It has not been a good month for corporate education reformers.
Controversial and unpopular NYC Schools Chancellor Cathie Black is stepping down after only three months on the job. Appointed by Mayor Bloomberg -- amid vociferous public protest -- Black seemed an unlikely choice from the start. She has zero background in education and made her name as a publishing executive. It didn't help her win over the hearts and minds of the New York school community when, in one of her first public speaking appearances, she suggested birth control as the cure for the city's serious school overcrowding problem. Her last reported approval rating was a chilly 17 percent. Bloomberg went to court and bent some rules to get his appointee installed. But apparently the people have spoken and Black is on her way out.

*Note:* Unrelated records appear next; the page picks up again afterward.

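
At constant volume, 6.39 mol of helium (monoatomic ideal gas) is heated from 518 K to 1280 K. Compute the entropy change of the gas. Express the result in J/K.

At constant volume, ΔS = nC_V ln(T₂/T₁) with C_V = 3R/2 = 12.47 J mol⁻¹ K⁻¹.
ΔS = 6.39 × 12.47 × ln(1280/518) = 72.1 J/K.

ΔS = 72.1 J/K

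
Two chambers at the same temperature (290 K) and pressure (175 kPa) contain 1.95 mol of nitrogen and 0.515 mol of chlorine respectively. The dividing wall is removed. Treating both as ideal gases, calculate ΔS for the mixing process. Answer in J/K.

ΔS_mix = 10.5 J/K

Mole fractions: x_A = 1.95/2.46 = 0.791, x_B = 0.209.
ΔS_mix = −R(n_A ln x_A + n_B ln x_B) = −8.314 × (1.95 ln 0.791 + 0.515 ln 0.209) = 10.5 J/K.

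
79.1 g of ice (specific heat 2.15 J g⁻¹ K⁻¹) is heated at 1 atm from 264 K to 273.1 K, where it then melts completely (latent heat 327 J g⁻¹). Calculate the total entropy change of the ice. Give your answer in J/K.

ΔS = 100 J/K

Warming step: ΔS₁ = m c ln(T_tr/T_i) = 79.1 × 2.15 × ln(273.1/264) = 5.763 J/K.
Phase change: ΔS₂ = +mL/T_tr = 79.1 × 327 / 273.1 = 94.71 J/K.
ΔS_total = (5.763) + (94.71) = 100 J/K.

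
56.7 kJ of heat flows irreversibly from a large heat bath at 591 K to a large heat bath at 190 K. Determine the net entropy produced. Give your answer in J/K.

ΔS_total = 202 J/K

ΔS_hot = −Q/T_H = −56700/591 = -95.94 J/K and ΔS_cold = +Q/T_C = 56700/190 = 298.4 J/K.
ΔS_total = -95.94 + 298.4 = 202 J/K, positive as the second law requires.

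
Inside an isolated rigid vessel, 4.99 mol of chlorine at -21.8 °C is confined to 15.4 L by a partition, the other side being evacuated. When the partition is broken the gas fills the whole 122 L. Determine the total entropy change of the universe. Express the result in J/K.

ΔS_universe = 85.9 J/K

No heat is exchanged and no work is done, so the ideal-gas temperature stays constant.
Entropy is a state function; using a reversible isothermal path, ΔS_gas = nR ln(V₂/V₁) = 4.99 × 8.314 × ln(122/15.4) = 85.9 J/K.
The insulated surroundings exchange no heat, so ΔS_surr = 0 and ΔS_universe = ΔS_gas.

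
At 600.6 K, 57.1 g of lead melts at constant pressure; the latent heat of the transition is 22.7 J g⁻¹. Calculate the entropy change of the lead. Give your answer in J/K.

ΔS = 2.16 J/K

Heat absorbed by the substance: Q = mL = 57.1 × 22.7 = 1296.17 J.
At constant T, ΔS = Q_rev/T = 1296.17 / 600.6 = 2.16 J/K.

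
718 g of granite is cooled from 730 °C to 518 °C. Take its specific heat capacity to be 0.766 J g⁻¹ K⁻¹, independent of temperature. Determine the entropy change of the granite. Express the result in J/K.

ΔS = -131 J/K

In kelvin: T₁ = 1003.15 K, T₂ = 791.15 K. ΔS = ∫dQ_rev/T = m c ln(T₂/T₁) = 718 × 0.766 × ln(791.15/1003.15) = -131 J/K.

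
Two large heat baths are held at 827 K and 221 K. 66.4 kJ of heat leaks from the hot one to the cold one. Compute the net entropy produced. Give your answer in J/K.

ΔS_total = 220 J/K

ΔS_hot = −Q/T_H = −66400/827 = -80.29 J/K and ΔS_cold = +Q/T_C = 66400/221 = 300.5 J/K.
ΔS_total = -80.29 + 300.5 = 220 J/K, positive as the second law requires.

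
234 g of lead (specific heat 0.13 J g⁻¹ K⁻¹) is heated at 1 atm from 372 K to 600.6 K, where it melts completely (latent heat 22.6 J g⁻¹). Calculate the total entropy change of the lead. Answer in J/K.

ΔS = 23.4 J/K

Warming step: ΔS₁ = m c ln(T_tr/T_i) = 234 × 0.13 × ln(600.6/372) = 14.57 J/K.
Phase change: ΔS₂ = +mL/T_tr = 234 × 22.6 / 600.6 = 8.805 J/K.
ΔS_total = (14.57) + (8.805) = 23.4 J/K.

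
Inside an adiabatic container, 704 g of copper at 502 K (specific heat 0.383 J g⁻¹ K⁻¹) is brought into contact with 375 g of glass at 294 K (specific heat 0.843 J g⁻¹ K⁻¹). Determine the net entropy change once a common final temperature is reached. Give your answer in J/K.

ΔS_total = 20.9 J/K

Energy balance: T_f = (m₁c₁T₁ + m₂c₂T₂)/(m₁c₁ + m₂c₂) = 389.75 K.
ΔS₁ = m₁c₁ ln(T_f/T₁) = 269.632 × ln(389.75/502) = -68.25 J/K.
ΔS₂ = m₂c₂ ln(T_f/T₂) = 316.125 × ln(389.75/294) = 89.12 J/K.
ΔS_total = -68.25 + 89.12 = 20.9 J/K.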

She will be replaced by Deputy Mayor Dennis Walcott, who was once the president of the Board of Education.
This comes on the heels of a fall from grace by another poster woman for education reform, Michelle Rhee, the former chancellor of the D.C. school district (and member of the Broad Foundation board of directors). Rhee's record of academic success during her controversial and very public tenure at D.C. has come under investigation. USA Today reporters have uncovered a pattern of erasures of student test answers in 103 schools which allegedly resulted in test score inflation. (See: "Michelle Rhee: Education reform huckster -- the myth that schools are best run like businesses is emphatically demolished," Salon, April 6, 2010.)

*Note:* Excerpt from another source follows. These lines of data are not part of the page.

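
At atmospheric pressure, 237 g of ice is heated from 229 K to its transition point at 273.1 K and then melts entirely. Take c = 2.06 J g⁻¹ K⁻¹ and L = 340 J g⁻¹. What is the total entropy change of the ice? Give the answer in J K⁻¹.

ΔS = 381 J/K

Warming step: ΔS₁ = m c ln(T_tr/T_i) = 237 × 2.06 × ln(273.1/229) = 85.98 J/K.
Phase change: ΔS₂ = +mL/T_tr = 237 × 340 / 273.1 = 295.1 J/K.
ΔS_total = (85.98) + (295.1) = 381 J/K.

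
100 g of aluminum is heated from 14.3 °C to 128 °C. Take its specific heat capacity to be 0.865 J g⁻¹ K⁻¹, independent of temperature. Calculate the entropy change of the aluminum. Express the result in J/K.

ΔS = 28.8 J/K

In kelvin: T₁ = 287.45 K, T₂ = 401.15 K. ΔS = ∫dQ_rev/T = m c ln(T₂/T₁) = 100 × 0.865 × ln(401.15/287.45) = 28.8 J/K.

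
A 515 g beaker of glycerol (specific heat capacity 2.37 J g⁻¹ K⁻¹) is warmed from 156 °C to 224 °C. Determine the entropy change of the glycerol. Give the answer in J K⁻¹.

ΔS = 180 J/K

In kelvin: T₁ = 429.15 K, T₂ = 497.15 K. ΔS = ∫dQ_rev/T = m c ln(T₂/T₁) = 515 × 2.37 × ln(497.15/429.15) = 180 J/K.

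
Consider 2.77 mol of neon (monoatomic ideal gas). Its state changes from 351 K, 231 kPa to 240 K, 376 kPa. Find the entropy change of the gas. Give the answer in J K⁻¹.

ΔS = -33.1 J/K

ΔS = nC_p ln(T₂/T₁) − nR ln(P₂/P₁), with C_p = 5R/2 = 20.79 J mol⁻¹ K⁻¹ for a monoatomic ideal gas.
ΔS = 2.77 × [20.79 × ln(240/351) − 8.314 × ln(376/231)] = -33.1 J/K.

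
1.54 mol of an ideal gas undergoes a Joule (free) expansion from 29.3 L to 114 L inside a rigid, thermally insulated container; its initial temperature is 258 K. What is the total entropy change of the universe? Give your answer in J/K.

For an ideal gas in free expansion Q = 0 and W = 0, so T is unchanged.
Entropy is a state function; using a reversible isothermal path, ΔS_gas = nR ln(V₂/V₁) = 1.54 × 8.314 × ln(114/29.3) = 17.4 J/K.
The insulated surroundings exchange no heat, so ΔS_surr = 0 and ΔS_universe = ΔS_gas.

ΔS_universe = 17.4 J/K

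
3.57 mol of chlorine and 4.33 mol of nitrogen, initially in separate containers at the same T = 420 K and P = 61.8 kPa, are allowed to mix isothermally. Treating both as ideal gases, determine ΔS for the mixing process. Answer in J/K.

Mole fractions: x_A = 3.57/7.9 = 0.452, x_B = 0.548.
ΔS_mix = −R(n_A ln x_A + n_B ln x_B) = −8.314 × (3.57 ln 0.452 + 4.33 ln 0.548) = 45.2 J/K.

ΔS_mix = 45.2 J/K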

How this scandal, which cuts to the heart of the credibility of Rhee's national reputation for education reform success, might affect Rhee's newest venture, political lobbying effort StudentsFirst, remains to be seen.
Meanwhile, over in Rockford, Ill., controversial and unpopular Superintendent LaVonne Sheffield (Broad Superintendents Academy Class of 2002) was recently served papers in a defamation lawsuit , and has resigned, reports the Rock River Times.

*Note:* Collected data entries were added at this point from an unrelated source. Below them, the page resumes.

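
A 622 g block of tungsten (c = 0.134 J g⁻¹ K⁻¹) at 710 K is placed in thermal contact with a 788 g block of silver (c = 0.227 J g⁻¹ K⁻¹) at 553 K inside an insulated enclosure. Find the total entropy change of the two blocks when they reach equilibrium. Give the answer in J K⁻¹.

Energy balance: T_f = (m₁c₁T₁ + m₂c₂T₂)/(m₁c₁ + m₂c₂) = 602.9 K.
ΔS₁ = m₁c₁ ln(T_f/T₁) = 83.348 × ln(602.9/710) = -13.628 J/K.
ΔS₂ = m₂c₂ ln(T_f/T₂) = 178.876 × ln(602.9/553) = 15.454 J/K.
ΔS_total = -13.628 + 15.454 = 1.83 J/K.

ΔS_total = 1.83 J/K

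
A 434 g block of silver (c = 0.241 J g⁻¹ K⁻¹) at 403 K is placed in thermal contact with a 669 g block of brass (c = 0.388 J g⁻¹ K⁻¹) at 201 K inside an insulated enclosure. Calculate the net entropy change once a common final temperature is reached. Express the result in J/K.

ΔS_total = 19.6 J/K

Energy balance: T_f = (m₁c₁T₁ + m₂c₂T₂)/(m₁c₁ + m₂c₂) = 259.02 K.
ΔS₁ = m₁c₁ ln(T_f/T₁) = 104.594 × ln(259.02/403) = -46.23 J/K.
ΔS₂ = m₂c₂ ln(T_f/T₂) = 259.572 × ln(259.02/201) = 65.83 J/K.
ΔS_total = -46.23 + 65.83 = 19.6 J/K.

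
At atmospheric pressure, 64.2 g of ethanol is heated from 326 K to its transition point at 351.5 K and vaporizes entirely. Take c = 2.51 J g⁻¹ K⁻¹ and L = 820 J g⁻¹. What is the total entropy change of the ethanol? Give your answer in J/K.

Warming step: ΔS₁ = m c ln(T_tr/T_i) = 64.2 × 2.51 × ln(351.5/326) = 12.14 J/K.
Phase change: ΔS₂ = +mL/T_tr = 64.2 × 820 / 351.5 = 149.8 J/K.
ΔS_total = (12.14) + (149.8) = 162 J/K.

ΔS = 162 J/K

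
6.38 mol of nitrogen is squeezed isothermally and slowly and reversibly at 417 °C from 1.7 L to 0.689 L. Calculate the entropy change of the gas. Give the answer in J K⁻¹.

ΔS_gas = -47.9 J/K

For an isothermal ideal gas ΔS_gas = nR ln(V₂/V₁) = 6.38 × 8.314 × ln(0.689/1.7) = -47.9 J/K.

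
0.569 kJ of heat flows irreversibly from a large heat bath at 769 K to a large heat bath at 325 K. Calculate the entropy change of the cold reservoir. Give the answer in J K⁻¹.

ΔS_cold = 1.75 J/K

The cold reservoir gains heat Q, so ΔS_cold = +Q/T_C = 569/325 = 1.75 J/K.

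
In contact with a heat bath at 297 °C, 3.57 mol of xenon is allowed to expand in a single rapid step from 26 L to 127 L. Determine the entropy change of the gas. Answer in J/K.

ΔS_gas = 47.1 J/K

Entropy is a state function, so ΔS_gas depends only on the end states.
For an isothermal ideal gas ΔS_gas = nR ln(V₂/V₁) = 3.57 × 8.314 × ln(127/26) = 47.1 J/K.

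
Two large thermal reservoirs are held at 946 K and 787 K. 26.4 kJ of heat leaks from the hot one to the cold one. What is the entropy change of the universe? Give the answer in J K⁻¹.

ΔS_hot = −Q/T_H = −26400/946 = -27.91 J/K and ΔS_cold = +Q/T_C = 26400/787 = 33.55 J/K.
ΔS_total = -27.91 + 33.55 = 5.64 J/K, positive as the second law requires.

ΔS_total = 5.64 J/K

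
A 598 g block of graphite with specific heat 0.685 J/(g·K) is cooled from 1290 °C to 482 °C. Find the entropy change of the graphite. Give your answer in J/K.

ΔS = -298 J/K

In kelvin: T₁ = 1563.15 K, T₂ = 755.15 K. ΔS = ∫dQ_rev/T = m c ln(T₂/T₁) = 598 × 0.685 × ln(755.15/1563.15) = -298 J/K.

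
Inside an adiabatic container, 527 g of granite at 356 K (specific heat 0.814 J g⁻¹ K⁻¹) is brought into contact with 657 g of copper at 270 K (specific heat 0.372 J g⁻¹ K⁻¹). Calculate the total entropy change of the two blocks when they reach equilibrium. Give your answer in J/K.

Energy balance: T_f = (m₁c₁T₁ + m₂c₂T₂)/(m₁c₁ + m₂c₂) = 324.79 K.
ΔS₁ = m₁c₁ ln(T_f/T₁) = 428.978 × ln(324.79/356) = -39.36 J/K.
ΔS₂ = m₂c₂ ln(T_f/T₂) = 244.404 × ln(324.79/270) = 45.15 J/K.
ΔS_total = -39.36 + 45.15 = 5.79 J/K.

ΔS_total = 5.79 J/K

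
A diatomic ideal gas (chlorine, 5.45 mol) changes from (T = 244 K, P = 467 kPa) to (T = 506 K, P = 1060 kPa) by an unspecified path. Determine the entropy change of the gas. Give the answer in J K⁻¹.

ΔS = nC_p ln(T₂/T₁) − nR ln(P₂/P₁), with C_p = 7R/2 = 29.1 J mol⁻¹ K⁻¹ for a diatomic ideal gas.
ΔS = 5.45 × [29.1 × ln(506/244) − 8.314 × ln(1060/467)] = 78.5 J/K.

ΔS = 78.5 J/K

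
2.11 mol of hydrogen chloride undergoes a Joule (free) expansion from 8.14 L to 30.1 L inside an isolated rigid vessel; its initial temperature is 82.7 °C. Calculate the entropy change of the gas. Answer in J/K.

No heat is exchanged and no work is done, so the ideal-gas temperature stays constant.
Entropy is a state function; using a reversible isothermal path, ΔS_gas = nR ln(V₂/V₁) = 2.11 × 8.314 × ln(30.1/8.14) = 22.9 J/K.

ΔS_gas = 22.9 J/K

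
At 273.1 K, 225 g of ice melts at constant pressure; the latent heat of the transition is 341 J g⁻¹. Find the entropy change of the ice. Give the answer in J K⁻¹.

ΔS = 281 J/K

Heat absorbed by the substance: Q = mL = 225 × 341 = 76725 J.
At constant T, ΔS = Q_rev/T = 76725 / 273.1 = 281 J/K.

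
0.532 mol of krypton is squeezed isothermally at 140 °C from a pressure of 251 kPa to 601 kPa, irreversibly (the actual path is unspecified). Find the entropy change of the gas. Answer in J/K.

ΔS_gas = -3.86 J/K

Entropy is a state function, so ΔS_gas depends only on the end states.
For an isothermal ideal gas ΔS_gas = nR ln(P₁/P₂) = 0.532 × 8.314 × ln(251/601) = -3.86 J/K.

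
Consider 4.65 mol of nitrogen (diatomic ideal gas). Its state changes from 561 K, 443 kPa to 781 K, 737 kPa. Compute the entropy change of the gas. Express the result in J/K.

ΔS = nC_p ln(T₂/T₁) − nR ln(P₂/P₁), with C_p = 7R/2 = 29.1 J mol⁻¹ K⁻¹ for a diatomic ideal gas.
ΔS = 4.65 × [29.1 × ln(781/561) − 8.314 × ln(737/443)] = 25.1 J/K.

ΔS = 25.1 J/K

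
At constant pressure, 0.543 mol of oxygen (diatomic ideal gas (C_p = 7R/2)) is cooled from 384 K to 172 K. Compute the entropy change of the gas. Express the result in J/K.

ΔS = -12.7 J/K

At constant pressure, ΔS = nC_p ln(T₂/T₁) with C_p = 7R/2 = 29.1 J mol⁻¹ K⁻¹.
ΔS = 0.543 × 29.1 × ln(172/384) = -12.7 J/K.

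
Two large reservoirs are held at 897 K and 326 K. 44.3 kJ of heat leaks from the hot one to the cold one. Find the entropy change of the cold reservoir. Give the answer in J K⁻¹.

The cold reservoir gains heat Q, so ΔS_cold = +Q/T_C = 44300/326 = 136 J/K.

ΔS_cold = 136 J/K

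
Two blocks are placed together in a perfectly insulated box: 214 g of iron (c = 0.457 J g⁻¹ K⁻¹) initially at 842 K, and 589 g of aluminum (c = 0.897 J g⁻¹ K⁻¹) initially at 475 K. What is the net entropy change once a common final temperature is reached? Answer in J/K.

Energy balance: T_f = (m₁c₁T₁ + m₂c₂T₂)/(m₁c₁ + m₂c₂) = 532.32 K.
ΔS₁ = m₁c₁ ln(T_f/T₁) = 97.798 × ln(532.32/842) = -44.84 J/K.
ΔS₂ = m₂c₂ ln(T_f/T₂) = 528.333 × ln(532.32/475) = 60.2 J/K.
ΔS_total = -44.84 + 60.2 = 15.4 J/K.

ΔS_total = 15.4 J/K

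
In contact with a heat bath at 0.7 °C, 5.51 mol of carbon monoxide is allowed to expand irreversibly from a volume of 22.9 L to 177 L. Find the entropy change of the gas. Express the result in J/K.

Entropy is a state function, so ΔS_gas depends only on the end states.
For an isothermal ideal gas ΔS_gas = nR ln(V₂/V₁) = 5.51 × 8.314 × ln(177/22.9) = 93.7 J/K.

ΔS_gas = 93.7 J/K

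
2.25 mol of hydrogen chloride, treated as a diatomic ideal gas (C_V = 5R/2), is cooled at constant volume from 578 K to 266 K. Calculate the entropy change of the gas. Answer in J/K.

At constant volume, ΔS = nC_V ln(T₂/T₁) with C_V = 5R/2 = 20.79 J mol⁻¹ K⁻¹.
ΔS = 2.25 × 20.79 × ln(266/578) = -36.3 J/K.

ΔS = -36.3 J/K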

And in Washington State, last month the Seattle School Board fired its superintendent, Maria Goodloe-Johnson (Broad Academy Class of 2003), and her CFO Don Kennedy as the result of a$1.8 million fraud scandal that happened on their watch. Last year, Goodloe-Johnson earned a "No confidence" vote from the teachers union and a number of schools, and was cited by a state auditor for an ethics violation for failing to disclose that she was on the board of directors of test vendor NWEA at the time the Seattle School District purchased its product, the MAP test, in a no-bid contract.
All four superintendents have ties to the major moneyed education reform players like the Broad Foundation or Mayor Bloomberg. All in all, not a good month for the corporate education reform crowd. But a potentially great few weeks for public school communities and the truth.